Le Conseil d’Etat a rejeté mercredi 6 novembre le recours porté par l’association Energies Renouvelables pour Tous et défendu par le cabinet Huglo-Lepage. L’objectif du recours était de contraindre le gouvernement à respecter les objectifs européens de développement des énergies renouvelables définis dans la loi, non atteints à date. Ce rejet pose le problème du caractère non contraignant des objectifs chiffrés contenus dans la loi et une perte de contrôle de l’action de l’Etat.
La décision du rejet du recours au Conseil d’Etat survient deux jours seulement après le lancement de la consultation sur la Programmation Pluriannuelle de l’Énergie (PPE), dont l’objectif est de définir les orientations chiffrées du futur mix énergétique français.
Un rejet fondé sur des arguments contestables
Le Conseil d’État justifie sa décision en affirmant d’une part, que les pourcentages fixés dans la loi, et notamment dans les directives européennes, ne sont pas contraignants, et, d’autre part, que les objectifs pour 2020 en matière d’énergies renouvelables seront vraisemblablement atteints d’ici fin 2024. Le Conseil d’Etat juge également que les efforts actuels suffiront à atteindre les objectifs de 2030. L’association conteste fermement cette analyse, chiffres à l’appui : en 2023, la France n’avait toujours pas atteint les 23 % visés en 2020 (dans le cadre de la loi du 17 août 2015 relative à la transition énergétique pour la croissance verte et du Code de l’Énergie), et les moyens sont très insuffisants pour atteindre 42,5% d’énergies renouvelables dans la consommation finale brute d’énergie requis par l’Europe en 2030 dans le cadre de sa directive 2023/2413. Le gouvernement a d’ailleurs déjà informé la Commission européenne d’une révision à la baisse de cet objectif à 35 %, illustrant le retard pris dans le développement des énergies renouvelables, l’électrification et la sobriété énergétique.
Un recul inquiétant de la jurisprudence “Grande-Synthe”
Pour défendre son recours, l’association s’appuyait notamment sur la jurisprudence “Grande-Synthe”, une affaire pour laquelle le Conseil d’État avait condamné l’État pour manquement à ses obligations de réduction des gaz à effet de serre inscrits dans la loi et conformes aux engagements de l’Accord de Paris (- 40% d’émissions de gaz à effet de serre d’ici à 2030 par rapport aux niveaux de 1990). En 2021, le Conseil d’État avait ainsi ordonné des mesures immédiates pour inverser la tendance des émissions de GES en France. En 2023, il avait même exigé un effort supplémentaire, jugeant les progrès encore insuffisants. Le rejet du recours d’Énergies renouvelables pour tous marque un recul regrettable dans la lutte contre le réchauffement climatique, alors même que les trajectoires de réduction des émissions apparaissent de plus en plus alarmantes.

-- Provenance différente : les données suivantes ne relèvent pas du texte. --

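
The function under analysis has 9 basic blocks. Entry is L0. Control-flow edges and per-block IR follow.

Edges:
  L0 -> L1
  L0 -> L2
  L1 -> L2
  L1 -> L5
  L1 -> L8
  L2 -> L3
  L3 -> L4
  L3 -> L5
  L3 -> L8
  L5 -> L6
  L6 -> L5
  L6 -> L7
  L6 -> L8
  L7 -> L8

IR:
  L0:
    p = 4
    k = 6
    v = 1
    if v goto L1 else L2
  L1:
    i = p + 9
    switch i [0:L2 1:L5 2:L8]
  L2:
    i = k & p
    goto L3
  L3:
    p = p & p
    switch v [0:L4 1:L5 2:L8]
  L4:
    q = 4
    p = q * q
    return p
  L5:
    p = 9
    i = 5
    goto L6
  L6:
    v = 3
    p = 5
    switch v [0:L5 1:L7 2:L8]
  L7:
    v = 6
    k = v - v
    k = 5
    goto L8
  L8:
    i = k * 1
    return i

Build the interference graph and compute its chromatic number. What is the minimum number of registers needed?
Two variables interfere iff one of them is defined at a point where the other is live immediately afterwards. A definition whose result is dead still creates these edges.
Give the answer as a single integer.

Answer: 4

Derivation:
def/use:
  L0 def {k,p,v} use ∅
  L1 def {i} use {p}
  L2 def {i} use {k,p}
  L3 def {p} use {p,v}
  L4 def {p,q} use ∅
  L5 def {i,p} use ∅
  L6 def {p,v} use ∅
  L7 def {k,v} use ∅
  L8 def {i} use {k}

Backward fixpoint:
  live L0: ∅→{k,p,v}
  live L1: {k,p,v}→{k,p,v}
  live L2: {k,p,v}→{k,p,v}
  live L3: {k,p,v}→{k}
  live L4: ∅→∅
  live L5: {k}→{k}
  live L6: {k}→{k}
  live L7: ∅→{k}
  live L8: {k}→∅

Interference:
  i — {k,p,v}
  k — {i,p,v}
  p — {i,k,v}
  q — ∅
  v — {i,k,p}

Colouring:
  {i,k,p,v} pairwise interfere (4-clique) ⇒ χ ≥ 4
  assign i→c0 k→c1 p→c2 q→c0 v→c3 — no edge inside a register ⇒ χ ≤ 4
  χ = 4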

Le caractère contraignant des objectifs climatiques en question
Ce rejet soulève également des interrogations sur le caractère contraignant des objectifs inscrits dans la loi et sur le contrôle de l’action gouvernementale. En estimant que le non-respect des objectifs de développement des énergies renouvelables n’est pas opposable, la décision du Conseil d’État porte atteinte à l’autorité de la loi et affaiblit le principe de responsabilité de l’État envers ses engagements législatifs. Cette décision interpelle sur l’utilité de fixer des objectifs chiffrés dans des documents stratégiques comme la Programmation Pluriannuelle de l’Énergie, si le Conseil d’État ne considère pas ces objectifs comme juridiquement contraignants et opposables. Face à ce constat, Énergies renouvelables pour tous a décidé de porter son recours devant la Commission européenne et envisage d’intensifier son action juridique pour s’assurer du respect de ses engagements climatiques européens.